No i policzyłam schodki na to nasze drugie pietro i jest ich 59:) . Średnio wychodzę od 10 do 20 razy dziennie wiec troche tego jest:). I zaczełam od wczoraj znowu robić brzuszki wieczorami.

Obiadów nie jem ale to co jem to masakra.... Wcale bym sie nie zdziwiła jakby waga poszła w górę. Dzis ważylam sie po śniadaniu i waga pokazala dokladnie tyle ile mam na pasku, ale nie wiem jak się ma ta waga do mojej domowej.


I wiecie co.... tyle komplementów co usłyszałam w tym tygodniu to nie usłyszałam przez kilka lat... wspaniałe uczucie. Iczuję sie lekko. Warto zgubić te niepotrzebne kilogramy. Są też oczywiście reakcje zazdrości, choć nie rozumiem tego bo przecież nie schudłam czyimś kosztem. Ale tym się nie przejmuję, najważniejsze że ja czuję się ze sobą coraz lepiej:)


Rehabilitacja też nam idzie nie źle , oby tak dalej!.

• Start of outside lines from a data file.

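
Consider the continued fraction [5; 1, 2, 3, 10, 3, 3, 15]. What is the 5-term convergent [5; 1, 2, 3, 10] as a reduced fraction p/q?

Start with 10.
3 + 1/(10/1) = 3 + 1/10 = 31/10
2 + 1/(31/10) = 2 + 10/31 = 72/31
1 + 1/(72/31) = 1 + 31/72 = 103/72
5 + 1/(103/72) = 5 + 72/103 = 587/103

587/103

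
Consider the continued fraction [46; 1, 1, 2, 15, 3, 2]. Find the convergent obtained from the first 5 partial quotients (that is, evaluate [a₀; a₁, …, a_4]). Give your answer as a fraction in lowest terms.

3588/77

Compute successive convergents:
a_0 = 46: 46/1
a_1 = 1: 47/1
a_2 = 1: 93/2
a_3 = 2: 233/5
a_4 = 15: 3588/77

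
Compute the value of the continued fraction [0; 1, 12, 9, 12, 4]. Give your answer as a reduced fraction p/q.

5389/5834

a_0 = 0: 0/1
a_1 = 1: 1/1
a_2 = 12: 12/13
a_3 = 9: 109/118
a_4 = 12: 1320/1429
a_5 = 4: 5389/5834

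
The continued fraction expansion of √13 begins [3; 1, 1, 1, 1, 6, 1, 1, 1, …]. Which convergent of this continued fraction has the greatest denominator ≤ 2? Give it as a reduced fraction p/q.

7/2

a_0 = 3: 3/1  (≤ bound)
a_1 = 1: 4/1  (≤ bound)
a_2 = 1: 7/2  (≤ bound)
a_3 = 1: 11/3  (> 2, stop)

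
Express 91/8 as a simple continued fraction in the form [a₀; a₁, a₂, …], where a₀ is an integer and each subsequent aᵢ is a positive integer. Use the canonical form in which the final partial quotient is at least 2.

[11; 2, 1, 2]

Run the Euclidean algorithm, recording each quotient:
⌊91/8⌋ = 11, remainder 3
⌊8/3⌋ = 2, remainder 2
⌊3/2⌋ = 1, remainder 1
⌊2/1⌋ = 2, remainder 0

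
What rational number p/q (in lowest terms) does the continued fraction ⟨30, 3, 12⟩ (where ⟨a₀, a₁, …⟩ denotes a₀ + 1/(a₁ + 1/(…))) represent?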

A po obiedzie spadamy na spacerek....pogoda jest tu przepiekna aż szkoda by było siedzieć w szpitalu. możemy wyjść tylko na około 2 godz. bo dłużej jeszcze nie może siedzieć, ale dobre i to:)

Buziaki dla Was:)
  • mundziu

    mundziu

    5 czerwca 2011, 18:39

    cieszę się, że u Ciebie wszystko OK. Po takich wędrówkach schodowych jakże pięknie uda i pośladki się wzmocnią:) Myślę, że przy takich ilościach stopni razy X to jak godzina dobrego stepu. U nas pogoda w domku trzyma 37 na dworze ...trochę za dużo ale oczywiście ćwiczeń nie odpuściłąm :)Pozdrowienia serdeczne

  • lesson

    lesson

    5 czerwca 2011, 14:46

    a komplementy dodaja sil do dalszej walki:)

  • malicka5

    malicka5

    5 czerwca 2011, 13:25

    Ja też Ci zazdroszczę, ale bez zawiści, tylko tak pozytywnie. Pozdrawiam.